La juriste Fauzaya Talhaoui (Agalev), Anversoise née en Espagne (Melilla) siégera à la Chambre, après le bref passage (février-juin 1999) du professeur de géographie Chokri Mahassine (SP), suppléant appelé à siéger dans cette assemblée.

C. Mahassine siégera lui au Conseil flamand (Vlaamse Raad), où il a été élu dans la circonscription du Limbourg avec 13.105 voix (deuxième score de la liste). Il est intéressant d'observer que le SP a obtenu quatre sièges dans cette circonscription, comme en 1995, et que ce candidat figurait en ordre utile, à la quatrième place. C'est donc son parti qui avait décidé dès le départ de favoriser son élection, il faut tout de même le souligner.

Deux candidates anversoises d'origine maghrébine ont réalisé chacune le deuxième score de leurs listes respectives aux élections régionales flamandes mais ont été pénalisées par la dévolution des voix de la case de tête, exactement comme Mohamed Sebbahi (Agalev) aux élections régionales de 1995 (3.392 voix) et déjà aux législatives (Chambre) de 1991 (1.300 voix): les conseillères communales Fatima Bali (Agalev, 9.673 voix, 1.624 aux communales de 1994, 1.176 à la Chambre en 1991) et Nahima Lanjri (CVP, 7.878 voix en 1999, 5.254 en 1995, 1.241 aux communales de 1994).

Ce phénomène s'était également produit pour des candidates Agalev arrivées en deuxième place en terme de voix de préférence aux élections provinciales à Anvers en 1991 et 1994. A contrario, le candidat Agalev limbourgeois d'origine maghrébine au Vlamse Raad, Mustapha Bencherif, n'a recueilli que le septième score personnel de la liste alors qu'il y figurait en troisième position, et n'est pas élu.

Fatima Bali, qui avait déjà posé en vain sa candidature à un échevinat voici quelques mois (après le départ de Mieke Vogels et de Patsy Sörensen pour cause de candidatures sénatoriale et européenne), a cette fois-ci exigé d'être cooptée au Sénat.

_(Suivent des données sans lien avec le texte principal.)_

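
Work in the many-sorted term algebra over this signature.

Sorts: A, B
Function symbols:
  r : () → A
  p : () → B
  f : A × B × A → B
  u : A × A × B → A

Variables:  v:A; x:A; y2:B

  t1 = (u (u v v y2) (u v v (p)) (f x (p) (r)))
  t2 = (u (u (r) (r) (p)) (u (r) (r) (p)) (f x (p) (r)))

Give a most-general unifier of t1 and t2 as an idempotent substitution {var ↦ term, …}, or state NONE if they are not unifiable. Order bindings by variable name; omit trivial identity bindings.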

Nahima Lanjri avait également eu des propos amers tant au soir des élections de 1995 que de celles-ci, reprochant à son parti un certain manque de courage politique (elle était la seule personne d'origine étrangère candidate sur une liste CVP hors de Bruxelles). En fin de compte, le seul à avoir été coopté au Sénat fédéral (en tant que sénateur communautaire) par son parti a été Chokri Mahassine (SP), rejoint par le socialiste francophone Mohamed Daïf.

Suite à la formation des gouvernements, deux suppléantes ont été appelées à siéger, Maryem Kaçar (Agalev), une jeune avocate turque gantoise, au Sénat fédéral, et Dalila Douifi (SP), ancienne porte-parole du ministre de l'Intérieur et conseillère communale à Torhout, à la Chambre fédérale. Madame Douifi, dont la mère est flamande et le père d'origine algérienne, a clairement déclaré après son élection qu'elle ne se considère aucunement comme faisant partie des "nouveaux Belges", et qu'elle n'a pas l'intention de s'occuper des questions d'immigration en particulier (Het Laatste Nieuws 14/7/99). C'est d'ailleurs également le discours que tient son camarade de parti Chokri Mahassine, alors que les deux élues Agalev se positionnent clairement en tant qu'élues ayant un rôle à jouer dans les relations entre Belges et personnes issues de l'immigration.

2. En Wallonie

Alberto Borin, député de Nivelles, ne se représentant plus, et Elio Di Rupo ayant quitté la Chambre pour la présidence de l'Exécutif régional wallon, il ne semble plus y avoir de député fédéral d'origine italienne. Au conseil régional, Paul Furlan, déjà élu communal socialiste thudinien, devient le premier élu d'origine italienne, alors qu'on attendait plutôt le conseiller communal Ecolo louviérois Antonio Caci et le bourgmestre PS d'Anthisnes, Marc Tarabella.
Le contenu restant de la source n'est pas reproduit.